En même temps on a assisté à une montée générale de la criminalité et de l'incivisme et de
nombreux gangs armés se sont constitués dans l'ensemble de la société, mais
particulièrement dans les bidonvilles greffés sur les centres urbains principaux et surtout Port-
au-Prince. Intégrant presque exclusivement de jeunes hommes déshérités et déseuvrés, ces
nouvelles organisations criminelles se sont lancées dans des activités délictueuses diverses:
rackets, assassinats, vols et cambriolages à mains armée et plus récemment le kidnapping.
Dans tous les cas, les armes à feu obtenues de manière illégale ou criminelle ont joué un rôle
prépondérant. Évidemment, elles ont été également employées dans les nombreux
règlements de compte entre les gangs, contribuant non seulement à ensenglanter les
communautés infestées par ces groupes mais également à établir dans l'ensemble de la
population un sentiment généralisé d'insécurité.
La production locale
La population haïtienne est constituée très majoritairement de pauvres, incapables d'exercer
leur droit constituionnel à l'auto-défense armée par l'importation ou l'acquisition d'armes
régulières. Pour autant, cette frange de la population subissait en première ligne les
conséquences de l'augmentation de la criminalité et a tenté de s'en protéger. Ainsi est née
une production locale et artisanale d'armes à feu dites “créoles” qui en plus des armes
importées ont alimenté la circulation illégale d'armes à feu. En vérité, à côté de ces citoyens
hônnètes, des petits délinquants se sont également approvisionés sur ce nouveau marché.
La question de ces armes créoles improvisées, mérite qu'on s'y arrête. Si la pratique de leur
fabrication continuait à se généraliser, elle représenterait une menace sérieuse à la sécurité
publique. Tout d'abord parce que si leur fiabilité est douteuse, leur léthalité ne peut être
contestée, d'ailleurs autant pour leurs utilisateurs que pour leurs cibles éventuelles. Ensuite,
elles sont par définition impossibles à enregistrer et difficiles à contrôler par l'autorité
publique, car ne comportant ni numéro de série, ni même de marque de fabrique. Ces armes,
présentées par certains comme “démocratiques” posent un défi non négligeable à la sécurité
publique.
La circulation interne d'armes à feu
Peu importe leurs origines diverses, mentionnées plus haut, toutes ces armes ont intégré la
circulation interne des armes à feu.
C'est une vérité établie, que plus le nombre d'armes à feu est élevé, plus augmente la
difficulté pour un état même dictatorial d'en contrôler la circulation, leurs échanges légaux ou
non, et les incidents violents auquels ces armes sont associées.
Dans le cas d'Haïti, cette tendance allait connaître une forte intensification avec les
bouleversements socio-politiques enclenchés par le départ de Duvalier le 7 février 1986, le
délitement progressif de l'État haïtien et l'augmentation du transit illicite des drogues.
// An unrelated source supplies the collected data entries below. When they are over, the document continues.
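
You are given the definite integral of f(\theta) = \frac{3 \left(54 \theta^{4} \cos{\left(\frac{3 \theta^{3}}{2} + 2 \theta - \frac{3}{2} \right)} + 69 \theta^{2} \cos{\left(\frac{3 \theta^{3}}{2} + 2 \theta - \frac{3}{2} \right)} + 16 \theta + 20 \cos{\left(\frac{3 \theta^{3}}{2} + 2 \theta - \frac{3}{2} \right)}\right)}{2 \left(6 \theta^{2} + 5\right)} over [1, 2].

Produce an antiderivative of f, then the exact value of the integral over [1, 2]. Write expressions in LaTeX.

Antiderivative: F(\theta) = 2 \log{\left(2 \theta^{2} + \frac{5}{3} \right)} + 3 \sin{\left(\frac{3 \theta^{3}}{2} + 2 \theta - \frac{3}{2} \right)}; value = - 3 \sin{\left(2 \right)} - 2 \log{\left(\frac{11}{3} \right)} + 3 \sin{\left(\frac{29}{2} \right)} + 2 \log{\left(\frac{29}{3} \right)}

For F(\theta) to be correct the identity F'(\theta) - f(\theta) = 0 must hold.
F(\theta) = 2 \log{\left(2 \theta^{2} + \frac{5}{3} \right)} + 3 \sin{\left(\frac{3 \theta^{3}}{2} + 2 \theta - \frac{3}{2} \right)} is an antiderivative of f.
Check: d/d\theta[2 \log{\left(2 \theta^{2} + \frac{5}{3} \right)} + 3 \sin{\left(\frac{3 \theta^{3}}{2} + 2 \theta - \frac{3}{2} \right)}] = \frac{162 \theta^{4} \cos{\left(\frac{3 \theta^{3}}{2} + 2 \theta - \frac{3}{2} \right)} + 207 \theta^{2} \cos{\left(\frac{3 \theta^{3}}{2} + 2 \theta - \frac{3}{2} \right)} + 48 \theta + 60 \cos{\left(\frac{3 \theta^{3}}{2} + 2 \theta - \frac{3}{2} \right)}}{12 \theta^{2} + 10}, which equals f(\theta).
F(2) = 3 \sin{\left(\frac{29}{2} \right)} + 2 \log{\left(\frac{29}{3} \right)}; F(1) = 2 \log{\left(\frac{11}{3} \right)} + 3 \sin{\left(2 \right)}.
Integral = F(2) - F(1) = - 3 \sin{\left(2 \right)} - 2 \log{\left(\frac{11}{3} \right)} + 3 \sin{\left(\frac{29}{2} \right)} + 2 \log{\left(\frac{29}{3} \right)}.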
Par ailleurs, la chute du Président-à-Vie, ouvrait ipso facto la course au pouvoir politique. Les
organisations, partis, groupes et associations dont le fonctionnement et la création avaient
été durement réprimés pendant trois décennies, se sont mis à pousser comme des
champignons. Si la plupart de ces groupes voulait atteindre leurs objectifs de manière
pacifique, quelques uns continuaient à adhérer au principe du rapport de force armé et se
sont illégalement équipés à cet effet. Il faut également souligner de nouveau, que la milice
duvaliériste avait été démobilisée du jour au lendemain, sans que ses armes aient été
systématiquement confisquées et sécurisées. Certaines de ces armes sont restées aux
mains des ex-miliciens, d'autres se sont retrouvées dans les circuits de trafic illégal d'armes à
feu.
Plus grave encore du point de vue de la sécurité publique, les militaires haïtiens ont renoué
avec leur tradition d'immixion dans la vie politique. Diverses factions au sein de l'armée,
souvent fondées sur les différentes garnisons contrôlant la zone métropolitaine de Port-au-
Prince, se sont lancées dans des lutte intestines ouvertes ou larvées, au gré des ambitions
personnelles de leurs commandants ou des alliances nouées par eux avec des politiciens
civils locaux. Ainsi, le bataillon des casernes Dessalines, la Garde Présidentielle, la Police de
Port-au-Prince et la force anti-guérilla des Léopards se sont affrontées pendant des jours,
dans ce qui aurait pu être qualifié de guerre interne, plutôt que civile. Les perdants de cette
confrontation ont abandonné armes et uniformes dans les rues ou en ont négocié la vente
aux plus offrants.
Quoi qu'il en soit, les divers épisodes évoqués plus haut, ont contribué à réarmer la société
haïtienne de manière incontrôlée et augmenté significativement le climat et le sentiment
d'insécurité qui prévalent aujourd'hui dans le pays.
La situation actuelle
Les armes à feu sont aujourd'hui très présentes sur la scène nationale et la capacité du
contrôle de leur circulation illicite par l'État n'a fait que diminuer. Les quelques tentatives de
désarmement par le régime du Président Aristide, la MINUSTAH et l'administration Préval
sont restées bien en deçà du défi posé par cette circulation.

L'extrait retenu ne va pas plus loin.